Professor Terry M. Therneau (creator of the survival
package) kindly gave me an answer, with permission to post here.
Paraphrasing ---
Basically, the results are different because those are two entirely different models. Consider, for example, a participant who had an event on the 100th day that they were in the study, on January 1, 2010.
If I use calendar dates for my times, then the risk set for that event is everyone who was in the study on January 1, 2010.

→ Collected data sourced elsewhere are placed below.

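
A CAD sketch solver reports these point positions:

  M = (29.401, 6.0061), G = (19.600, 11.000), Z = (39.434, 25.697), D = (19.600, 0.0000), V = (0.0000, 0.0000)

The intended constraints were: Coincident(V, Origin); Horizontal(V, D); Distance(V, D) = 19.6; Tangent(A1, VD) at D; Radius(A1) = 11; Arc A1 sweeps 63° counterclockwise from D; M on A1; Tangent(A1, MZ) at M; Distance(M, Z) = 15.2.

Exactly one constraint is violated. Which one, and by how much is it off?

Distance(M, Z) = 15.2 — off by 6.90.

V = (0.00, 0.00) ✓; V.y = 0.00, D.y = 0.00 ✓; |VD| = 19.60 ✓; ∠(GD, DV) = 90.00° ✓; |GD| = 11.00 ✓; bearing(G→M) − bearing(G→D) = 63.00° ✓; |GM| = 11.00 ✓; ∠(GM, MZ) = 90.00° ✓; |MZ| = 22.10 ✗.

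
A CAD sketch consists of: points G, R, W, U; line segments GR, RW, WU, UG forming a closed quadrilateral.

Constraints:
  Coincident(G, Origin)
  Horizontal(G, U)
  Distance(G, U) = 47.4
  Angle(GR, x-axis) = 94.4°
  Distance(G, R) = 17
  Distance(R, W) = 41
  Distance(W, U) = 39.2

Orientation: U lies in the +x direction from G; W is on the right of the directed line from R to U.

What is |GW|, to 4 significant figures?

25.37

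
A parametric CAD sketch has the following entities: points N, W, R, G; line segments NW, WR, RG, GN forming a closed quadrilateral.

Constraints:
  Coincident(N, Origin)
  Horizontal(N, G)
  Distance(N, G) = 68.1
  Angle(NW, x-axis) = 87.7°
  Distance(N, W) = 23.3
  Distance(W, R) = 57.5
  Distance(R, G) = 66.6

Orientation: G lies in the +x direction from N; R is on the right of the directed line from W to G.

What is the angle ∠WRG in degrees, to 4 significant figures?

69.45°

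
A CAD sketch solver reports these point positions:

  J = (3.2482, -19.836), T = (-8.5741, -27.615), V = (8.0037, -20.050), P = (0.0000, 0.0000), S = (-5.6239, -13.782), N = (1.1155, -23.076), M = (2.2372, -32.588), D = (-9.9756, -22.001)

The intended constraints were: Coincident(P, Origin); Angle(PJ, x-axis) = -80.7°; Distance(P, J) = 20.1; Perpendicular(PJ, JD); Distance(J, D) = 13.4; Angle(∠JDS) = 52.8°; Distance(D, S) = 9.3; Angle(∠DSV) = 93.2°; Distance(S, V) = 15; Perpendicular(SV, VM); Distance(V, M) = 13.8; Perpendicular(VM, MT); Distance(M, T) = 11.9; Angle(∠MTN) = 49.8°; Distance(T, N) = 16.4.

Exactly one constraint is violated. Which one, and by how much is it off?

Distance(T, N) = 16.4 — off by 5.70.

P = (0.00, 0.00) ✓; PJ at -80.70° ✓; |PJ| = 20.10 ✓; ∠(PJ, JD) = 90.00° ✓; |JD| = 13.40 ✓; ∠JDS = 52.80° ✓; |DS| = 9.300 ✓; ∠DSV = 93.20° ✓; |SV| = 15.00 ✓; ∠(SV, VM) = 90.00° ✓; |VM| = 13.80 ✓; ∠(VM, MT) = 90.00° ✓; |MT| = 11.90 ✓; ∠MTN = 49.80° ✓; |TN| = 10.70 ✗.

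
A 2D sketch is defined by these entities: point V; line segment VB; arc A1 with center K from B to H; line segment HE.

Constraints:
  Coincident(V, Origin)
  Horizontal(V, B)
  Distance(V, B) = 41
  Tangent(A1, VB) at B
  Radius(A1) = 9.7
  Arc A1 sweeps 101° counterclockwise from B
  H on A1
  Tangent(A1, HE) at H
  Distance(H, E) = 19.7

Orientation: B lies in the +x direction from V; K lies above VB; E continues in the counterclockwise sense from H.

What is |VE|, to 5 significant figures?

56.044

V is at the origin; VB is horizontal with |VB| = 41.0 and B on the +x side, so B = (41.000, 0.0000). Tangency of A1 to VB means the radius KB is perpendicular to VB, so K = B + (0, 9.7) = (41.000, 9.7000). On A1, B sits at bearing -90° from K; a 101° counterclockwise sweep puts H at bearing 11°, so H = K + 9.7·(cos 11°, sin 11°) = (50.522, 11.551). Tangency of A1 to HE means the radius KH is perpendicular to HE, so HE runs along (−sin 11°, cos 11°); with |HE| = 19.7, E = (46.763, 30.889). Then |VE| = |E − V| = 56.044.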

If I use time since entry for my times, then the risk set for that event is everyone who was still in the study on their 100th day since entry.
Those are probably very different sets of people!
For almost every study, time since entry is the measure you want.
Obvious once he points it out, opaque to me until then.